Le Centre vivotera parce qu’il n’a pas su
prendre ses chances en éliminant Netanyahou tant qu’il était encore temps. Les
électeurs ne pardonneront pas à Benny Gantz de s’être fourvoyé aux côtés du
premier ministre pour lui sauver la mise alors qu’il était de notoriété publique
qu’il n’aurait aucun pouvoir et qu’il ne pouvait que jouer le rôle de
supplétif. Beaucoup ont cru en lui au départ mais ils se sont fourvoyés. Il
aurait pu cependant corriger le tir. Ce n’est que vers la fin qu’il s’est éveillé quand
il avait compris que la force et le chantage étaient le seul argument face à
une bête politique.
Gantz aurait dû s’imposer dès le départ, avec
Gabi Ashkénazi, pour ne pas faire tapisserie. Ils ont été humiliés à plusieurs
occasions.

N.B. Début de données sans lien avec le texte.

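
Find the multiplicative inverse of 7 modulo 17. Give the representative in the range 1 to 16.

17 = 2·7 + 3
7 = 2·3 + 1
3 = 3·1 + 0
Back-substituting gives 7·5 ≡ 1 (mod 17).

5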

Au premier incident, ils auraient dû démissionner pour marquer le
coup, le jour où le ministre des affaires étrangères, le seul à pouvoir apposer
sa signature au bas de l’accord avec les Émirats, n’avait pas été convié à
Washington. Par ailleurs, les leaders de Kahol-Lavan disent avoir été avertis de
l’ouverture des relations avec le Maroc grâce à l'administration Trump. Netanyahou
n’en aurait jamais parlé avec Gantz, ni encore moins avec le ministre responsable
des affaires étrangères, Gabi Ashkenazi.
Parce que l’opinion israélienne a évolué vers
la droite et son extrême, Gideon Saar peut se trouver face à un boulevard peu
encombré. S’il restaure la démocratie dans le pays, s'il permet l'affirmation du Droit en ne muselant pas la Cour Suprême, s’il tient compte de
l’opposition détentrice de bonnes idées, s’il évite le copinage entre
politiques, s’il élimine la corruption au sein de la classe dirigeante, s’il
réduit la grande influence des partis orthodoxes dépensiers, s’il s’ouvre à
l’Europe, s’il songe à considérer les Arabes israéliens comme des citoyens à
part entière, s’il offre une solution raisonnable aux Palestiniens, alors il
pourra être celui qu’Israël attend depuis longtemps. Sinon il rejoindra au
cimetière politique tous ceux qui l’ont précédé.
2 commentaires:
Cher Jacques, tu évoques le retour aux valeurs des "ancêtres" du Likoud, à commencer par Jabotinsky. Or ce dernier ne prévoyait pas uniquement un "grand Israël", il considérait aussi les Arabes comme des citoyens potentiellement égaux, avec vice-présidence accordée automatiquement à l'un des leurs. Une logique partagée par le président Rivlin, prêt à accorder la nationalité israélienne aux Palestiniens des Territoires après annexion ; position aussi de l'actuelle ambassadrice à Londres, Tsipi Hotovely. Qu'en pense Saar ? Qu'en pensent la majorité des Israéliens ? Ou alors, que les politiciens continuent à jouer les autruches en évitant de répondre.
Dans l'histoire des royaumes d'Israël et de Juda, les complots et les divisions ont détruit ces royaumes. Aujourd'hui la situation n'a pas changé , 50% de pauvreté, beaucoup d'aspirants à diriger le pays et du danger avec les ennemis traditionnels et des pays amis qui prennent leurs distances.